Cet avis eut l’assentiment de la vierge et fut accepté définitivement ; on accorda en outre un repas aux prisonniers. On leur fit part aussitôt de cette faveur et le jugement fut fixé à douze heures de l’après-midi. Cette décision prise, l’assemblée se sépara.

La vierge se retira avec les siens dans sa retraite coutumière ; on nous fit servir une collation sur la première table de la salle avec la prière de nous contenter de cela jusqu’à ce que l’affaire fut complètement terminée ; ensuite on nous conduirait devant le saint fiancé et la fiancée, ce que nous apprîmes avec joie.

Cependant les prisonniers furent amenés dans la salle ; on les plaça selon leur rang avec la recommandation de se conduire plus décemment qu’auparavant ; mais cette exhortation était superflue car ils avaient perdu leur arrogance. Et je puis affirmer, non par flatterie, mais par amour de la vérité, que les personnes de rang élevé savaient en général mieux se résigner de cet échec inattendu, car, quoique assez dure, leur punition était juste. Les serviteurs leur restaient invisibles, tandis qu’ils étaient devenus visibles pour nous ; cette constatation nous fut une grande joie.

Mais, quoique la fortune nous eût favorisés, nous ne nous estimions cependant pas supérieurs aux autres et nous les engagions à reprendre courage en leur disant qu’ils ne seraient pas traités trop durement. Ils auraient voulu connaître la sentence ; mais nous étions tenus au silence de sorte qu’aucun de nous ne pouvait les renseigner. Cependant nous les consolions de notre mieux et nous les invitions à boire avec nous dans l’espoir que le vin les égayerait.

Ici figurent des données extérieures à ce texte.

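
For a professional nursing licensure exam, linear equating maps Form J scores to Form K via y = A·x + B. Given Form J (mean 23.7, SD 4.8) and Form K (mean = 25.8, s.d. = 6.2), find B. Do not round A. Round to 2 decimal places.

A = SD_Y / SD_X = 6.2 / 4.8 = 1.291667
B = M_Y − A·M_X = 25.8 − 1.291667 × 23.7 = -4.81

-4.81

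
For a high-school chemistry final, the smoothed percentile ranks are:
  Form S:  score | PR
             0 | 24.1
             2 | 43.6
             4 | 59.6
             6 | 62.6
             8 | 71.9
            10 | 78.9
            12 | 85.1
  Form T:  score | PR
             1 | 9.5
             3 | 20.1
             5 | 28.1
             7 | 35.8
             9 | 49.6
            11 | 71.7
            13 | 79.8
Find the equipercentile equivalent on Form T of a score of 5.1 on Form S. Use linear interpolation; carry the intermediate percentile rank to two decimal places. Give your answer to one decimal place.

PR of 5.1 on Form S: 59.6 + (5.1 − 4)/(6 − 4) × (62.6 − 59.6) = 61.25
On Form T, PR 61.25 falls between score 9 (PR 49.6) and 11 (PR 71.7).
Interpolate: 9 + (61.25 − 49.6)/(71.7 − 49.6) × (11 − 9) = 10.1

10.1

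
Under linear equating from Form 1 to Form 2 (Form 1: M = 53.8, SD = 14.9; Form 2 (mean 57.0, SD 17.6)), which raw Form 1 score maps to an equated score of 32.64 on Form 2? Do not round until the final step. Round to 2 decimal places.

33.18

Invert y = (SD_Y/SD_X)(x − M_X) + M_Y:
x = (SD_X/SD_Y)(y − M_Y) + M_X = (14.9/17.6)(32.64 − 57.0) + 53.8
x = 0.846591 × -24.360 + 53.8 = 33.18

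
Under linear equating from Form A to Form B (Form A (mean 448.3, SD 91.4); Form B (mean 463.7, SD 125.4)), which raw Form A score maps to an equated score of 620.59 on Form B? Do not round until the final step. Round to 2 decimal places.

562.65

Invert y = (SD_Y/SD_X)(x − M_X) + M_Y:
x = (SD_X/SD_Y)(y − M_Y) + M_X = (91.4/125.4)(620.59 − 463.7) + 448.3
x = 0.728868 × 156.890 + 448.3 = 562.65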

Notre table était recouverte de velours rouge et les coupes étaient en or et argent ; ce qui ne laissait d’étonner et d’humilier les autres. Avant que nous eussions pris place à table, les deux pages vinrent présenter à chacun de nous, de la part du fiancé, une Toison d’or portant l’image d’un Lion volant, en nous priant de nous en parer pour le repas. Ils nous exhortèrent à maintenir dûment la réputation et la gloire de l’Ordre ; — Car S. M. nous conférait l’Ordre dès cet instant, et nous confirmerait bientôt cet honneur avec la solennité convenable. — Nous reçûmes la Toison avec le plus grand respect et nous nous engageâmes à exécuter fidèlement ce qu’il plairait à Sa Majesté de nous ordonner.

En outre, le page tenait la liste de nos demeures ; je ne chercherais pas à cacher la mienne si je ne craignais qu’on ne me taxât d’orgueil, péché, qui cependant ne peut surmonter l’épreuve du quatrième poids.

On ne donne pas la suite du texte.